Step 2  Warning: pressure scaling more than 1%, mu: 1.01253 1.01253 1.01253

Step 2  Warning: pressure scaling more than 1%, mu: 1.01253 1.01253 1.01253

Step 2  Warning: pressure scaling more than 1%, mu: 1.01253 1.01253 1.01253

Step 2  Warning: pressure scaling more than 1%, mu: 1.01253 1.01253 1.01253

Step 2  Warning: pressure scaling more than 1%, mu: 1.01253 1.01253 1.01253

Step 2  Warning: pressure scaling more than 1%, mu: 1.01253 1.01253 1.01253

Step 2  Warning: pressure scaling more than 1%, mu: 1.01253 1.01253 1.01253

t = 0.008 ps: Water molecule starting at atom 1058712 can not be settled.
Check for bad contacts and/or reduce the timestep.

t = 0.008 ps: Water molecule starting at atom 877182 can not be settled.
Check for bad contacts and/or reduce the timestep.

t = 0.008 ps: Water molecule starting at atom 1019217 can not be settled.
Check for bad contacts and/or reduce the timestep.
Segmentation fault
[13:09:11] CoreStatus = 8B (139)
[13:09:11] Client-core communications error: ERROR 0x8b
[13:09:11] Deleting current work unit & continuing...
System: i7 @ 4GHz, native Ubuntu 8.04, 38 A2 bigadvs completed before this.
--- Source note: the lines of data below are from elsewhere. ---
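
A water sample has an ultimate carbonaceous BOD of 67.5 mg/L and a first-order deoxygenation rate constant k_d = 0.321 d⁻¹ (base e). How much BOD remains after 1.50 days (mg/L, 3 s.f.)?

L ≈ 41.7 mg/L

L_t = L₀ e^(−k_d t) = 67.5 × e^(−0.321×1.50) = 67.5 × 0.6179 = 41.71 mg/L.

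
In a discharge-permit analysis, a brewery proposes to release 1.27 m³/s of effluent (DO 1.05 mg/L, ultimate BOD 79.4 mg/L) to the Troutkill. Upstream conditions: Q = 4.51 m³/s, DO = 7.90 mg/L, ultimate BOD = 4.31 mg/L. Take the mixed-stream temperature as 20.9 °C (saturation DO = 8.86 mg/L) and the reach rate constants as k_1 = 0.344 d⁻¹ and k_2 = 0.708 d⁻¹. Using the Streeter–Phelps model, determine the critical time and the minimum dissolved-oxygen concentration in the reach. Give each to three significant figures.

t_c ≈ 1.62 d; minimum DO ≈ 3.06 mg/L

Mixed DO = (4.51×7.90 + 1.27×1.05)/(4.51+1.27) = 36.96/5.780 = 6.395 mg/L.
Mixed L₀ = (4.51×4.31 + 1.27×79.4)/(5.780) = 120.3/5.780 = 20.81 mg/L.
Initial deficit D₀ = C_s − DO₀ = 8.86 − 6.395 = 2.465 mg/L.
t_c = (1/0.3640) ln[(0.708/0.344)(1 − 2.465×0.3640/(0.344×20.81))] = 2.747 × ln(1.800) = 1.615 d.
D_c = (0.344/0.708) × 20.81 × e^(−0.344×1.615) = 0.4859 × 20.81 × 0.5737 = 5.801 mg/L.
Minimum DO = 8.86 − 5.801 = 3.059 mg/L.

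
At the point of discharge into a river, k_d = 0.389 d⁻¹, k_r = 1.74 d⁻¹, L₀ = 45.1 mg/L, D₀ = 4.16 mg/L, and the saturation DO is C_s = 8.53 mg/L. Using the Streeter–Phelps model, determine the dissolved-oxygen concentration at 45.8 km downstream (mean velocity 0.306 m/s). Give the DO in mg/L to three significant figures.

Travel time t = x/v = 45.8 km / (0.306 m/s) = 45800 m / 0.306 m/s = 149700 s = 1.732 d.
k_d L₀/(k_r−k_d) = 0.389×45.1/(1.74−0.389) = 17.54/1.351 = 12.99 mg/L.
e^(−k_d t) = e^(−0.389×1.732) = 0.5097; e^(−k_r t) = e^(−1.74×1.732) = 0.04908.
D = 12.99 × (0.5097 − 0.04908) + 4.16 × 0.04908 = 5.982 + 0.2042 = 6.186 mg/L.
DO = C_s − D = 8.53 − 6.186 = 2.344 mg/L.

DO ≈ 2.34 mg/L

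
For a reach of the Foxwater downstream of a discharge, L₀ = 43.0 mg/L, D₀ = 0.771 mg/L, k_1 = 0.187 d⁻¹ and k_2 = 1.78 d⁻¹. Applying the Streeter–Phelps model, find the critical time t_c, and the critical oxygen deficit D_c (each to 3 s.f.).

At the critical point dD/dt = 0, so k_1 L₀ e^(−k_1 t) = k_2 D. Substituting D(t) from the Streeter–Phelps equation and solving for t gives
t_c = ln[(k_2/k_1)(1 − D₀(k_2−k_1)/(k_1 L₀))] / (k_2−k_1).
Here k_2−k_1 = 1.593 d⁻¹ and 1 − D₀(k_2−k_1)/(k_1 L₀) = 1 − 0.771×1.593/(0.187×43.0) = 0.8473, so
t_c = ln(9.519 × 0.8473) / 1.593 = 2.088 / 1.593 = 1.310 d.
D_c = (k_1/k_2) L₀ e^(−k_1 t_c) = (0.187/1.78) × 43.0 × e^(−0.187×1.310) = 0.1051 × 43.0 × 0.7827 = 3.536 mg/L.

t_c ≈ 1.31 d; D_c ≈ 3.54 mg/L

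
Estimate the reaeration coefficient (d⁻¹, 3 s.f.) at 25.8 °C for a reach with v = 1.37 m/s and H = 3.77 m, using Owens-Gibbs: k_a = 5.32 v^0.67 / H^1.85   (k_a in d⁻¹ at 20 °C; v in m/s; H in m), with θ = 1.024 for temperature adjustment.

k_a ≈ 0.647 d⁻¹

k_a(20) = 5.32 × 1.37^0.67 / 3.77^1.85 = 5.32 × 1.235 / 11.65 = 0.5640 d⁻¹.
k_a(25.8) = 0.5640 × 1.024^(25.8−20) = 0.5640 × 1.147 = 0.6472 d⁻¹.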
Re: Project: 2684 (Run 6, Clone 1, Gen 0)

Posted: Sun May 30, 2010 5:48 am
by Stewart1
I actually had this unit fail multiple times for different reasons.

Re: Project: 2684 (Run 6, Clone 1, Gen 0)
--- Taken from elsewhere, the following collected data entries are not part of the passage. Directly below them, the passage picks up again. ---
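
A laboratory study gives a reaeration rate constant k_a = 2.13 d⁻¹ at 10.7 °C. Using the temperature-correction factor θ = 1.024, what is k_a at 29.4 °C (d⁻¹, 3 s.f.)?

k_a ≈ 3.32 d⁻¹

k_a(T₂) = k_a(T₁) · θ^(T₂−T₁) = 2.13 × 1.024^(29.4−10.7)
= 2.13 × 1.024^18.7 = 2.13 × 1.558 = 3.319 d⁻¹.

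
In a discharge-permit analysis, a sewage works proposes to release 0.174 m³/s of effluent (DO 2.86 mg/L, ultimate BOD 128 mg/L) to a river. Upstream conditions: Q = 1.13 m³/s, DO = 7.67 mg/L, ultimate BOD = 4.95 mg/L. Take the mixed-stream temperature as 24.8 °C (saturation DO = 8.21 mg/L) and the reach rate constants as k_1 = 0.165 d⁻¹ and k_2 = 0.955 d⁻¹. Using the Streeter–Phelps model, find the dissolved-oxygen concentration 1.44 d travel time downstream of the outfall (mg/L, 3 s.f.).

Mixed DO = (1.13×7.67 + 0.174×2.86)/(1.13+0.174) = 9.165/1.304 = 7.028 mg/L.
Mixed L₀ = (1.13×4.95 + 0.174×128)/(1.304) = 27.87/1.304 = 21.37 mg/L.
Initial deficit D₀ = C_s − DO₀ = 8.21 − 7.028 = 1.182 mg/L.
D(1.44) = [0.165×21.37/(0.955−0.165)](e^(−0.165×1.44) − e^(−0.955×1.44)) + 1.182 e^(−0.955×1.44)
= 4.463 × (0.7885 − 0.2528) + 1.182 × 0.2528 = 2.690 mg/L.
DO = 8.21 − 2.690 = 5.520 mg/L.

DO ≈ 5.52 mg/L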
Posted: Sun May 30, 2010 8:47 am
by toTOW
I found 14 reports of instant EUE for this WU ... but some one has been able to complete it.

Re: Project: 2684 (Run 6, Clone 1, Gen 0)
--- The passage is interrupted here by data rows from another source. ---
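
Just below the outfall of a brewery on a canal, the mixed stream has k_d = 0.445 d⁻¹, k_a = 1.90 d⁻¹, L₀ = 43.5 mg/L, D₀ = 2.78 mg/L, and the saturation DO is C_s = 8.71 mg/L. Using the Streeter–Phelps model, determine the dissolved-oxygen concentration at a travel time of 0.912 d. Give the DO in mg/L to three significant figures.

k_d L₀/(k_a−k_d) = 0.445×43.5/(1.90−0.445) = 19.36/1.455 = 13.30 mg/L.
e^(−k_d t) = e^(−0.445×0.9120) = 0.6664; e^(−k_a t) = e^(−1.90×0.9120) = 0.1768.
D = 13.30 × (0.6664 − 0.1768) + 2.78 × 0.1768 = 6.514 + 0.4915 = 7.006 mg/L.
DO = C_s − D = 8.71 − 7.006 = 1.704 mg/L.

DO ≈ 1.70 mg/L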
Posted: Sun May 30, 2010 12:47 pm
by bruce
Is it failing on overclocked machines? Maybe it's time for a new stability test tool.

Re: Project: 2684 (Run 6, Clone 1, Gen 0)

Posted: Sun May 30, 2010 5:28 pm
by Grandpa_01
bruce wrote:Is it failing on overclocked machines? Maybe it's time for a new stability test tool.
Or may be it is time for Stanford to realize there might be a slight bug in there client or WU's and fix it. :mrgreen: That would be better than the dumping method. :ewink:

Re: Project: 2684 (Run 6, Clone 1, Gen 0)

Posted: Sun May 30, 2010 6:58 pm
by BigJohnFAH
toTOW wrote:... but some one has been able to complete it.
Then why did I get it ? :mrgreen:
Currently at 18% on this one. I guess this will test my OC.

Re: Project: 2684 (Run 6, Clone 1, Gen 0)

Posted: Mon May 31, 2010 5:19 pm
by Wrish
Update: Despite claims that someone completed 2684-6-1-0, I was reassigned this unit yet again today, twice in a row. On my second attempt, it EUE'ed in 3 seconds like before and uploaded 13251 bytes to the server. On the attempt immediately following - my third - my CPU began folding it successfully (past 2% now). All I can think of is that the third attempt did not immediately follow an A2 bigadv folding session like the ones before. Or, considering the different errors each time, maybe I rolled a compatible number on my random number generator... assuming the workload is not deterministic.